La politique d'assouplissement quantitatif (QE) crée le deuxième scénario, celui où il y a moins d'obligations disponibles sur le marché et plus de liquidités. En effet, la banque centrale rachète les obligations et libère des liquidités. La prime de liquidité diminue alors, entraînant une baisse des taux d'intérêt à moyen terme.
La politique d'assouplissement quantitatif (QE) réduit les taux d'intérêt à court et moyen terme. Cependant, à long terme, elle a l'effet inverse : elle les augmente. En effet, cette politique est intrinsèquement expansionniste. Une politique économique expansionniste, si elle est menée à long terme, entraîne une inflation sur les marchés. L'un des objectifs fondamentaux des banques centrales est de maintenir l'inflation à un niveau bas. Ainsi, lorsqu'une inflation galopante semble se généraliser, les banques centrales sont contraintes de relever les taux d'intérêt pour maîtriser les prix. Ainsi, la politique expansionniste met fin à une période prolongée de taux d'intérêt bas.
Par conséquent, sur une période d’environ 5 ans, la politique d’assouplissement quantitatif (QE) entraînera toujours un rebond des taux d’intérêt à un niveau plus élevé qu’ils ne l’étaient déjà.
Dans le paragraphe précédent, nous avons vu comment la politique d'assouplissement quantitatif (QE) entraîne sa fin. Cependant, il arrive que les banques centrales mettent fin brutalement à cette politique par une politique de rééquilibrage appelée « tapering ».

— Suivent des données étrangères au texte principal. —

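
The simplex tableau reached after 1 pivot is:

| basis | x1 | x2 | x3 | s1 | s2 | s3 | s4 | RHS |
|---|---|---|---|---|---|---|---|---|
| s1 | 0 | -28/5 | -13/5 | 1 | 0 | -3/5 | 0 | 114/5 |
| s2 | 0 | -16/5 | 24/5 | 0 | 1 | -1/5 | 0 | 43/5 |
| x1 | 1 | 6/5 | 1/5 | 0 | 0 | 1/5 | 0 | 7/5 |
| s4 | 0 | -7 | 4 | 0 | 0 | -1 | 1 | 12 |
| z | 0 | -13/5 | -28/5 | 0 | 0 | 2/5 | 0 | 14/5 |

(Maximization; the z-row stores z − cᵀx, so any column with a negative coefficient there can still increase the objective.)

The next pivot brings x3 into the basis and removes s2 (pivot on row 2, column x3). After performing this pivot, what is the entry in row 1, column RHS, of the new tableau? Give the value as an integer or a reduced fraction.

Pivot element is row 2, column x3: 24/5.
Normalize row 2: new (row 2, RHS) = (43/5)/(24/5) = 43/24.
row 1 ← row 1 − (-13/5)·(new row 2): 114/5 − (-13/5)·(43/24) = 659/24.

659/24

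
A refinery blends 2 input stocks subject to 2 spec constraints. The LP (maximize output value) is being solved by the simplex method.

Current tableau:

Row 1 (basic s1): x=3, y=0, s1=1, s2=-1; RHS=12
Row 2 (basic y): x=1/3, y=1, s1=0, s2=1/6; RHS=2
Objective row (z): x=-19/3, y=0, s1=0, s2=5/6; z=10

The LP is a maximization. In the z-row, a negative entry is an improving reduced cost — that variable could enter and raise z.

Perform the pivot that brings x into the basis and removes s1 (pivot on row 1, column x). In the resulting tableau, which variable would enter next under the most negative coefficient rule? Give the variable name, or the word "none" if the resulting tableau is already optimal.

s2

Pivot element 3. New z-row = old z-row − (-19/3)·(row 1/3).
Updated z-row coefficients: x: 0, y: 0, s1: 19/9, s2: -23/18.
The most negative is -23/18 in column s2, so s2 would enter next.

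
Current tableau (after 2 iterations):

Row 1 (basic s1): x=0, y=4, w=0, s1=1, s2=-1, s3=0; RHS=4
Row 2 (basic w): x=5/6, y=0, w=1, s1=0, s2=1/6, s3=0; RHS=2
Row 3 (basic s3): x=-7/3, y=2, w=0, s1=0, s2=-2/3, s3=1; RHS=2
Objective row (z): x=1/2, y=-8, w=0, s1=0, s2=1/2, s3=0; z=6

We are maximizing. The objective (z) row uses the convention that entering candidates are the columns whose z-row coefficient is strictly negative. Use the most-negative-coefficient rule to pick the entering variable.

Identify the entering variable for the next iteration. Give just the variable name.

y

Objective-row coefficients: x: 1/2, y: -8, w: 0, s1: 0, s2: 1/2, s3: 0.
The most negative is -8 in column y, so y enters.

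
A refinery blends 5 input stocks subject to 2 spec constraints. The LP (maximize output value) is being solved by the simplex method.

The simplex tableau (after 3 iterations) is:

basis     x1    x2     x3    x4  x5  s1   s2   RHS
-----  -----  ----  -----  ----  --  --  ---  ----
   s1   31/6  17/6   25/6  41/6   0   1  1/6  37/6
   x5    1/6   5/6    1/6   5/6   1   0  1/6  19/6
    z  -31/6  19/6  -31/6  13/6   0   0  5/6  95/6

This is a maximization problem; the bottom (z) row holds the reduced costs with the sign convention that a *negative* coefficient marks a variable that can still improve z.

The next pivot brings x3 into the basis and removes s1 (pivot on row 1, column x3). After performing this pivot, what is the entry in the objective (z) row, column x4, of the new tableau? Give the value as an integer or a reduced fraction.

266/25

Pivot element is row 1, column x3: 25/6.
Normalize row 1: new (row 1, x4) = (41/6)/(25/6) = 41/25.
z-row ← z-row − (-31/6)·(new row 1): 13/6 − (-31/6)·(41/25) = 266/25.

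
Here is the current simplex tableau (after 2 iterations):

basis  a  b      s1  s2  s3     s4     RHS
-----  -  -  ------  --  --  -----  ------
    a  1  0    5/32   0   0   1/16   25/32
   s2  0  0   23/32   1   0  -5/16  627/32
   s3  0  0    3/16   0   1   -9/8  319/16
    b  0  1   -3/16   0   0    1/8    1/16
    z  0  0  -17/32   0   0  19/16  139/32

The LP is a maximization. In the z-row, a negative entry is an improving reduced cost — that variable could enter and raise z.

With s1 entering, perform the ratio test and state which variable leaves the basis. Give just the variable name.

a

Ratios: row 1 (a): (25/32)/(5/32) = 5; row 2 (s2): (627/32)/(23/32) = 627/23; row 3 (s3): (319/16)/(3/16) = 319/3; row 4 (b): entry -3/16 ≤ 0, skip.
Minimum ratio 5 is in the a row, so a leaves.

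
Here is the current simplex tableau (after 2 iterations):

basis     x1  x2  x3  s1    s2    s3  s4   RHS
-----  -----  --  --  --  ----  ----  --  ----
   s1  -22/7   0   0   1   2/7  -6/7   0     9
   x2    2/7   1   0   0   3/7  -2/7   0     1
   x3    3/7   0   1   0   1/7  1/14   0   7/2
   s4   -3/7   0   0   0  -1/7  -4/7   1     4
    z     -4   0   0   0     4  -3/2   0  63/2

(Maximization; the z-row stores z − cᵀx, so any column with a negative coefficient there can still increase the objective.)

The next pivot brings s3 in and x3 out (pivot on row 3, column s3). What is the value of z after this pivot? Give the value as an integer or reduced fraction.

Minimum ratio for s3: (7/2)/(1/14) = 49.
z changes by −(z-row coeff of s3)·ratio = −(-3/2)·49 = 147/2.
New z = 63/2 + (147/2) = 105.

105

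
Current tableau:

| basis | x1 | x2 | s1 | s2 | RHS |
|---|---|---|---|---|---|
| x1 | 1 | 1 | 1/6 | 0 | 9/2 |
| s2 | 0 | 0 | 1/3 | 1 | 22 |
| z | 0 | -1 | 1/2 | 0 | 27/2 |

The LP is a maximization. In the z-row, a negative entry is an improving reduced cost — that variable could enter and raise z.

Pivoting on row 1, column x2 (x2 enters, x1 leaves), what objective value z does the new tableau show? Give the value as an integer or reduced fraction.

Minimum ratio for x2: (9/2)/1 = 9/2.
z changes by −(z-row coeff of x2)·ratio = −(-1)·(9/2) = 9/2.
New z = 27/2 + (9/2) = 18.

18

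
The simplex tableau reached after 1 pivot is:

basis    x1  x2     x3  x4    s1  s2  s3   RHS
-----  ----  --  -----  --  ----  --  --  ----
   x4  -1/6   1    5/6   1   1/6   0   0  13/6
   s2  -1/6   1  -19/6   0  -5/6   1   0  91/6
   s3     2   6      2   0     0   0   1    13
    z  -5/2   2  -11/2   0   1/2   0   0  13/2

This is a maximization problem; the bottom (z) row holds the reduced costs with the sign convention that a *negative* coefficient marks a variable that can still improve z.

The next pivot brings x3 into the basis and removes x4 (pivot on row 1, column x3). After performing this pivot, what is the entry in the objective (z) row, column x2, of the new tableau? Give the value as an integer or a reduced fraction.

Pivot element is row 1, column x3: 5/6.
Normalize row 1: new (row 1, x2) = 1/(5/6) = 6/5.
z-row ← z-row − (-11/2)·(new row 1): 2 − (-11/2)·(6/5) = 43/5.

43/5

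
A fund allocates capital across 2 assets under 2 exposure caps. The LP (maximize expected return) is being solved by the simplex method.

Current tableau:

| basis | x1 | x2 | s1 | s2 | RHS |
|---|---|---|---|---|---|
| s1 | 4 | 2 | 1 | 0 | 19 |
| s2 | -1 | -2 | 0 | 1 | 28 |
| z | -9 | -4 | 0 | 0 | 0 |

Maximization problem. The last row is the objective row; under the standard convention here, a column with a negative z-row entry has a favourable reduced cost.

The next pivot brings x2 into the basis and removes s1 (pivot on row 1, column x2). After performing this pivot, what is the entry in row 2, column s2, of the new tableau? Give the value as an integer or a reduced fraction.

1

Pivot element is row 1, column x2: 2.
Normalize row 1: new (row 1, s2) = 0/2 = 0.
row 2 ← row 2 − (-2)·(new row 1): 1 − (-2)·0 = 1.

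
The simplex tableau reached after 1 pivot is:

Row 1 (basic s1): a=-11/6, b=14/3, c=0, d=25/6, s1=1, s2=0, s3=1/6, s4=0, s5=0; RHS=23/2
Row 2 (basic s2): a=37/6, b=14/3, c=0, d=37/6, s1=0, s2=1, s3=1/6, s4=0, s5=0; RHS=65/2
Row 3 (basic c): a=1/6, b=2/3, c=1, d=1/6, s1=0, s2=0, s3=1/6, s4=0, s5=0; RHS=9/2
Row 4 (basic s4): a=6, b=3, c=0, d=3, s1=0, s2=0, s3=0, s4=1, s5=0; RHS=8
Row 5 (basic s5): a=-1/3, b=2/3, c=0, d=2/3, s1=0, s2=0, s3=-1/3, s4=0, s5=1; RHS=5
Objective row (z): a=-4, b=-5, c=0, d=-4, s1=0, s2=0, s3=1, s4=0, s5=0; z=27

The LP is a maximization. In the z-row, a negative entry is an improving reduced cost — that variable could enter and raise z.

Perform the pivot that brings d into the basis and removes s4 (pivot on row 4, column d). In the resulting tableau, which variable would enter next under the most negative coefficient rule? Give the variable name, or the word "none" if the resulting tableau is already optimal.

b

Pivot element 3. New z-row = old z-row − (-4)·(row 4/3).
Updated z-row coefficients: a: 4, b: -1, c: 0, d: 0, s1: 0, s2: 0, s3: 1, s4: 4/3, s5: 0.
The most negative is -1 in column b, so b would enter next.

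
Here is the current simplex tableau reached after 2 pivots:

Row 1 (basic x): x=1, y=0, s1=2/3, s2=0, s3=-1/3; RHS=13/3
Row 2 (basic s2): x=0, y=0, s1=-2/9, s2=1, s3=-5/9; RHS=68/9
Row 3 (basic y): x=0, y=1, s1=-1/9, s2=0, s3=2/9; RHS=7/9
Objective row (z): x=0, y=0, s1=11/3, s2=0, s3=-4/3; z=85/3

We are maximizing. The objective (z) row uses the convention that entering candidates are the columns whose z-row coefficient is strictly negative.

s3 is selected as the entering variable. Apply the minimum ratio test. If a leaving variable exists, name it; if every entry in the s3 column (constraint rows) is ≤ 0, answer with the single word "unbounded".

Ratios: row 1 (x): entry -1/3 ≤ 0, skip; row 2 (s2): entry -5/9 ≤ 0, skip; row 3 (y): (7/9)/(2/9) = 7/2.
Minimum ratio is in the y row, so y leaves.

y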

Dans ce cas, les taux d'intérêt montent en flèche presque immédiatement. Le marché est pris de panique en raison du changement soudain de politique monétaire de la Banque centrale, passant d'une expansion à une contraction. Cette réaction instinctive maintient brièvement les marchés dans un état de déséquilibre : les taux d'intérêt s'envolent avant que la panique ne s'apaise et qu'ils ne reviennent à la normale, légèrement plus élevés que pendant la période d'assouplissement quantitatif (QE).
La politique d'assouplissement quantitatif (QE) a donc de profondes répercussions sur les taux d'intérêt. Comme les taux d'intérêt affectent presque tout, des emprunts des entreprises aux règlements de produits dérivés, cette politique revêt une importance particulière car elle peut avoir un impact significatif sur l'économie.